7.2 | / 10 |
Users | 0.0 | |
Reviewer | 3.5 | |
Overall | 3.5 |
Joan Castleman is a highly intelligent and still-striking beauty – the perfect devoted wife. Forty years spent sacrificing her own talent, dreams and ambitions to fan the flames of her charismatic husband Joe and his skyrocketing literary career. Ignoring his infidelities and excuses because of his "art" with grace and humor. Their fateful pact has built a marriage upon uneven compromises and Joan's reached her breaking point. On the eve of Joe's Nobel Prize for Literature, the crown jewel in a spectacular body of work, Joan's coup de grace is to confront the biggest sacrifice of her life and secret of his career.
Starring: Glenn Close, Jonathan Pryce, Max Irons, Christian Slater, Elizabeth McGovernDrama | 100% |
Video codec: MPEG-4 AVC
Video resolution: 1080p
Aspect ratio: 2.39:1
Original aspect ratio: 2.39:1
English: DTS-HD Master Audio 5.1 (48kHz, 16-bit)
Czech: Dolby Digital 5.1
Hungarian: Dolby Digital 5.1 (640 kbps)
Spanish: Dolby Digital 5.1 (640 kbps)
English, English SDH, French, Spanish, Bulgarian, Croatian, Czech, Hungarian, Polish, Romanian, Serbian, Slovak, Slovenian
Blu-ray Disc
Single disc (1 BD)
Slipcover in original pressing
Region A, B (locked)
Movie | 4.0 | |
Video | 4.0 | |
Audio | 3.5 | |
Extras | 2.0 | |
Overall | 3.5 |
Glenn Close and Jonathan Pryce dynamically portray a husband-and-wife couple hiding a life- and literature landscape-changing secret in The Wife, Swedish Director Björn Runge's English-language film based on the novel of the same name by Meg Wolitzer.
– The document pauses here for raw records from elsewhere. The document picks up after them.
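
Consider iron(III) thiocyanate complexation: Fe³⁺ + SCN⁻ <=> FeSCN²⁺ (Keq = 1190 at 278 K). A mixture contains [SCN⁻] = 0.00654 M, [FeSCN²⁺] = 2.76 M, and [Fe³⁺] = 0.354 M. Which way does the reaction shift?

Q = [FeSCN²⁺] / ([Fe³⁺]·[SCN⁻]) = (2.76) / ((0.354)·(0.00654)) = 1190
Q = 1190 = Keq, so the system is already at equilibrium.

no net change (already at equilibrium)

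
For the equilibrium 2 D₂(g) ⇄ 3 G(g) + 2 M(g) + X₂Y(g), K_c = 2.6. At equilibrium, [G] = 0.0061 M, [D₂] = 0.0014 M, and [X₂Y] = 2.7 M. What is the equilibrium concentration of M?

At equilibrium, K_c = [G]³·[M]²·[X₂Y] / [D₂]² = 2.6.
(0.0061)³·([M])²·(2.7) / (0.0014)² = 2.6
[M]² = 8.32 ⇒ [M] = 2.9 M

[M] = 2.9 M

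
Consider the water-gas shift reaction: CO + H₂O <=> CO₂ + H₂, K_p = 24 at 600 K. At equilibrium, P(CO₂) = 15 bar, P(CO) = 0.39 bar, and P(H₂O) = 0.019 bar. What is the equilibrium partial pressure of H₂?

P(H₂) = 0.012 bar

At equilibrium, K_p = P(CO₂)·P(H₂) / (P(CO)·P(H₂O)) = 24.
(15)·(P(H₂)) / ((0.39)·(0.019)) = 24
P(H₂) = 0.0119 = 0.012 bar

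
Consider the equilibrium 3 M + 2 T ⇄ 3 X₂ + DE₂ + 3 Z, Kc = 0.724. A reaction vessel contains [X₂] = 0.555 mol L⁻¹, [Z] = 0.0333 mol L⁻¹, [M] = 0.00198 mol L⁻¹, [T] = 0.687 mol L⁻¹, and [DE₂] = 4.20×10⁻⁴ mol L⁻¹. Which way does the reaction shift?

Qc = [X₂]³·[DE₂]·[Z]³ / ([M]³·[T]²) = (0.555)³·(4.20×10⁻⁴)·(0.0333)³ / ((0.00198)³·(0.687)²) = 0.724
Qc = 0.724 = Kc, so the system is already at equilibrium.

no net change (already at equilibrium)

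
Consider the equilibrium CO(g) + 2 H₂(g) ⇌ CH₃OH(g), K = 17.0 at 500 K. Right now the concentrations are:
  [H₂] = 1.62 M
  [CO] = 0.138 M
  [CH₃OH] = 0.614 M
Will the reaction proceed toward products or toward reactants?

Q = [CH₃OH] / ([CO]·[H₂]²) = (0.614) / ((0.138)·(1.62)²) = 1.70
Q = 1.70 < K = 17.0, so the forward reaction proceeds.

forward (toward products)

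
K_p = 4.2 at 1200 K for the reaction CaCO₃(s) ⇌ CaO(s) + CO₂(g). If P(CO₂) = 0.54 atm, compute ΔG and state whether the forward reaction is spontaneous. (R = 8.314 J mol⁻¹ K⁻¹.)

ΔG = -20.5 kJ/mol; the forward reaction is spontaneous

(CaCO₃, CaO are pure solids — omitted from Q_p.)
Q_p = P(CO₂) = 0.540
ΔG = RT ln(Q_p/K_p) = (8.314 J mol⁻¹ K⁻¹)(1200 K) × ln(0.540/4.2)
   = (9.977 kJ/mol)(-2.051) = -20.5 kJ/mol
ΔG < 0, so the forward reaction is spontaneous (proceeds forward).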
The picture is smartly and efficiently translated from the page to screen, building its simple story through gradually revealed complications leading towards a shocking reveal that rearranges both characters and the entirety of the film's narrative foundations and evolving dynamics. Mostly told in the present but flashing backwards to key moments in the couple's younger days in the decades prior, the elegantly assembled and precisely performed picture offers revealing insights into marriage, family, personal success, and perception.
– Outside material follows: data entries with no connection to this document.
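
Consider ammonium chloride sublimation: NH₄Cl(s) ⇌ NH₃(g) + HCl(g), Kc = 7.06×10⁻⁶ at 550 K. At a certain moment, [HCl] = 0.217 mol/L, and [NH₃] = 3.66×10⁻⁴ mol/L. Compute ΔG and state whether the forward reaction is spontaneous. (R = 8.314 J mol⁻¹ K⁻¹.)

(NH₄Cl is a pure solid — omitted from Qc.)
Qc = [NH₃]·[HCl] = (3.66×10⁻⁴)·(0.217) = 7.94×10⁻⁵
ΔG = RT ln(Qc/Kc) = (8.314 J mol⁻¹ K⁻¹)(550 K) × ln(7.94×10⁻⁵/7.06×10⁻⁶)
   = (4.573 kJ/mol)(2.420) = 11.1 kJ/mol
ΔG > 0, so the forward reaction is non-spontaneous (proceeds in reverse).

ΔG = 11.1 kJ/mol; the forward reaction is non-spontaneous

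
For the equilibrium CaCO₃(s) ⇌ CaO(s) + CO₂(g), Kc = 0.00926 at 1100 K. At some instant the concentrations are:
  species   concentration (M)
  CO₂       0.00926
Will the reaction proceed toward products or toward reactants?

no net change (already at equilibrium)

(CaCO₃, CaO are pure solids — omitted from Qc.)
Qc = [CO₂] = 0.00926
Qc = 0.00926 = Kc, so the system is already at equilibrium.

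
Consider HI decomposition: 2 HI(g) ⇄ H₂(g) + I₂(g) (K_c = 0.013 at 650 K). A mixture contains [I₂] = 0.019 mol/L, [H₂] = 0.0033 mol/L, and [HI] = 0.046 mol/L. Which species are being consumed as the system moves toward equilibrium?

H₂, I₂ (products)

Q_c = [H₂]·[I₂] / [HI]² = (0.0033)·(0.019) / (0.046)² = 0.030
Q_c = 0.030 > K_c = 0.013: net reverse reaction.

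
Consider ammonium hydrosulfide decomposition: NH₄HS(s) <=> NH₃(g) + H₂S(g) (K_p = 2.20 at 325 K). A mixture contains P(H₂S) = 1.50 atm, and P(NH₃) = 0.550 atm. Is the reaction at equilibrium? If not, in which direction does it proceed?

(NH₄HS is a pure solid — omitted from Q_p.)
Q_p = P(NH₃)·P(H₂S) = (0.550)·(1.50) = 0.825
Q_p = 0.825 < K_p = 2.20, so the forward reaction proceeds.

in the forward direction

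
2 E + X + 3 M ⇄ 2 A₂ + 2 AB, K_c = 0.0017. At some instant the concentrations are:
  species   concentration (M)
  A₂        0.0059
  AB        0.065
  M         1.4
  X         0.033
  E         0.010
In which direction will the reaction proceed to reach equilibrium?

toward reactants

Q_c = [A₂]²·[AB]² / ([E]²·[X]·[M]³) = (0.0059)²·(0.065)² / ((0.010)²·(0.033)·(1.4)³) = 0.016
Q_c = 0.016 > K_c = 0.0017, so the reverse reaction proceeds.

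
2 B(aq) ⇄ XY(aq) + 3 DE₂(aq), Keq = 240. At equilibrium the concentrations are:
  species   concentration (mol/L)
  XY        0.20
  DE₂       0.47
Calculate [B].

[B] = 0.0093 mol/L

At equilibrium, Keq = [XY]·[DE₂]³ / [B]² = 240.
(0.20)·(0.47)³ / ([B])² = 240
[B]² = 8.65×10⁻⁵ ⇒ [B] = 0.0093 mol/L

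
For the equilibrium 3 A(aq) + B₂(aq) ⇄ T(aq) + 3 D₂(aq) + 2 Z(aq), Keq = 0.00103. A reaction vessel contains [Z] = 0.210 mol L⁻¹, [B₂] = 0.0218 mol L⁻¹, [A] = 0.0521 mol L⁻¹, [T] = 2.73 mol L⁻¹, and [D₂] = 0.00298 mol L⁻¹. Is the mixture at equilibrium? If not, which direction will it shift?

Q = [T]·[D₂]³·[Z]² / ([A]³·[B₂]) = (2.73)·(0.00298)³·(0.210)² / ((0.0521)³·(0.0218)) = 0.00103
Q = 0.00103 = Keq; the system is at equilibrium.

yes, at equilibrium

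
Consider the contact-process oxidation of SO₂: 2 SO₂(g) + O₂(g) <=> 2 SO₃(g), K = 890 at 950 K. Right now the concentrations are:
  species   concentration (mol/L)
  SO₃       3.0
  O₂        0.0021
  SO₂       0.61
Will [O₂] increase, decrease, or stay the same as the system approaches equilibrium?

Q = [SO₃]² / ([SO₂]²·[O₂]) = (3.0)² / ((0.61)²·(0.0021)) = 12000
Q = 12000 > K = 890: net reverse reaction.
O₂ is a reactant, so it increases.

increase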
The digitally photographed The Wife arrives on Blu-ray with a very capable and usually pleasing 1080p transfer. The image's primary drawback is noise, which is generally handled with care and is not particularly intrusive, but it does elevate severely in a few scenes, such as that immediately before the title card when Joan and Jonathan are celebrating the announcement by bouncing on the bed. Fortunately most of the more dramatic scenes (read: much of the film) find noise in a more proportional balance, but do expect to see it in some quantity here and there. The image is otherwise very pleasing, producing core textural delights such as wrinkles, freckles, and facial hair with the sort of intimacy one would expect of a good Blu-ray presentation. Clothing lines are sharp, critical considering that so much of the movie sees the characters in more refined, high end attire. The generally regal and finely appointed environments are also beneficiaries of the resolution and corner-to-corner clarity the Blu-ray provides. Colors are stable and satisfying, nicely pronounced with even contrast to the delight of the variously colored clothes and appointments, flesh tones, and nighttime black levels. This is a very good, well-rounded transfer from Sony.
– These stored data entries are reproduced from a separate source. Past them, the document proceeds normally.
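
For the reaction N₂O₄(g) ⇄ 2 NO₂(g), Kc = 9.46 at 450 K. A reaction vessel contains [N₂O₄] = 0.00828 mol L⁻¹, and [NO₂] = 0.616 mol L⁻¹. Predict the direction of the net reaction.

in the reverse direction

Qc = [NO₂]² / [N₂O₄] = (0.616)² / (0.00828) = 45.8
Qc = 45.8 > Kc = 9.46, so the reverse reaction proceeds.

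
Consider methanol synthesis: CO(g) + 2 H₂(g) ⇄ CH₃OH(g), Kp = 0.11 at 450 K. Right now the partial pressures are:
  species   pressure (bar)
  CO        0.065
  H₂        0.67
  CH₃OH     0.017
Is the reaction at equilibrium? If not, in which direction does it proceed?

Qp = P(CH₃OH) / (P(CO)·P(H₂)²) = (0.017) / ((0.065)·(0.67)²) = 0.58
Qp = 0.58 > Kp = 0.11, so the reverse reaction proceeds.

toward reactants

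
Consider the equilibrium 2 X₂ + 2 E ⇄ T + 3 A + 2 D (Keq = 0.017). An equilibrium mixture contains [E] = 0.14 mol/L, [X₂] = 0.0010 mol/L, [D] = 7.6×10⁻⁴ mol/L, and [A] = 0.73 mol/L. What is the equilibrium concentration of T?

[T] = 0.0015 mol/L

At equilibrium, Keq = [T]·[A]³·[D]² / ([X₂]²·[E]²) = 0.017.
([T])·(0.73)³·(7.6×10⁻⁴)² / ((0.0010)²·(0.14)²) = 0.017
[T] = 0.00148 = 0.0015 mol/L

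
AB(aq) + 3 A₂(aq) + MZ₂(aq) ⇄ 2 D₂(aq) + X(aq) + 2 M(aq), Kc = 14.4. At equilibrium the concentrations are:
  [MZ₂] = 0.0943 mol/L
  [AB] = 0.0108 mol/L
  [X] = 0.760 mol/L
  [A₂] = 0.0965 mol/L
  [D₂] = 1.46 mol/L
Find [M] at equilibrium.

[M] = 0.00285 mol/L

At equilibrium, Kc = [D₂]²·[X]·[M]² / ([AB]·[A₂]³·[MZ₂]) = 14.4.
(1.46)²·(0.760)·([M])² / ((0.0108)·(0.0965)³·(0.0943)) = 14.4
[M]² = 8.14×10⁻⁶ ⇒ [M] = 0.00285 mol/L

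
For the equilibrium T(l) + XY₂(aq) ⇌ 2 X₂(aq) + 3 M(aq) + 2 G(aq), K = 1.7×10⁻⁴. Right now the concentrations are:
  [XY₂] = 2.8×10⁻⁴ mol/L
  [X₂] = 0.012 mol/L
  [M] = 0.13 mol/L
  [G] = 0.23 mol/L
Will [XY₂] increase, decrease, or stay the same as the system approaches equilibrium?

(T is a pure liquid — omitted from Q.)
Q = [X₂]²·[M]³·[G]² / [XY₂] = (0.012)²·(0.13)³·(0.23)² / (2.8×10⁻⁴) = 6.0×10⁻⁵
Q = 6.0×10⁻⁵ < K = 1.7×10⁻⁴: net forward reaction.
XY₂ is a reactant, so it decreases.

decrease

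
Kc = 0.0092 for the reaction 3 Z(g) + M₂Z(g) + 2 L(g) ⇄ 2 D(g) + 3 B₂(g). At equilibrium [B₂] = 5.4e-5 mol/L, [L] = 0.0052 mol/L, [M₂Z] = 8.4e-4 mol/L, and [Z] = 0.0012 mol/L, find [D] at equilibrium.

[D] = 0.0015 mol/L

At equilibrium, Kc = [D]²·[B₂]³ / ([Z]³·[M₂Z]·[L]²) = 0.0092.
([D])²·(5.4e-5)³ / ((0.0012)³·(8.4e-4)·(0.0052)²) = 0.0092
[D]² = 2.29e-6 ⇒ [D] = 0.0015 mol/L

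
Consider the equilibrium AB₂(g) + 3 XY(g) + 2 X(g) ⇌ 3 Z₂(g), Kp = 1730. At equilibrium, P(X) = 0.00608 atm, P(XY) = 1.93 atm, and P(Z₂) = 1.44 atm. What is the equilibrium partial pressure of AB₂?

At equilibrium, Kp = P(Z₂)³ / (P(AB₂)·P(XY)³·P(X)²) = 1730.
(1.44)³ / ((P(AB₂))·(1.93)³·(0.00608)²) = 1730
P(AB₂) = 6.49 atm

P(AB₂) = 6.49 atm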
The Wife features a front-heavy DTS-HD Master Audio 5.1 lossless soundtrack. Truth be told, a 3.0 configuration probably wouldn't have resulted in a significantly different track beyond losing some very subtle environmental supports. Most of the time, the surrounds seem practically disengaged. A fairly large gathering in the film's first minutes when Joan and Jonathan are celebrating the prize features crowd din that stays almost exclusively across the front. Another gathering in chapter five is likewise well defined, clear, and engaging across the front but lacks surround immersion. Reverb and applause later in the film at the awards banquet also doesn't stretch all that far into the rears. A few more prominent effects find slightly more engagement, including pouring rain during the first flashback sequence, but for the most part the track is more than content to allow the front left, center, and right speakers do all the heavy lifting, basically giving the rears the movie off. Musical clarity and front positioning are fine, and dialogue, which is the movie's sonic focus, presents without flaw from a natural front-center position.
The Wife contains several extras. No DVD or digital copies are included. The release ships with a non-embossed slipcover.
The Wife is a film that may prove more rewarding on a second watch, knowing the truth and watching the performances for signs of it, hints that reveal the secret, hints that begin as micro fractures in the celebratory glow but eventually become deeply dividing fissures that cannot be resealed. The film offers a rewarding study of success and partnership with not-so-subtle themes that bend towards ideas on gender equality both in the world and within a marriage. The picture is smartly performed; Close was recently nominated for a Best Actress Oscar for her work in the film. Sony's Blu-ray is of a good quality, featuring capable video and audio. A few extras are included. Highly recommended.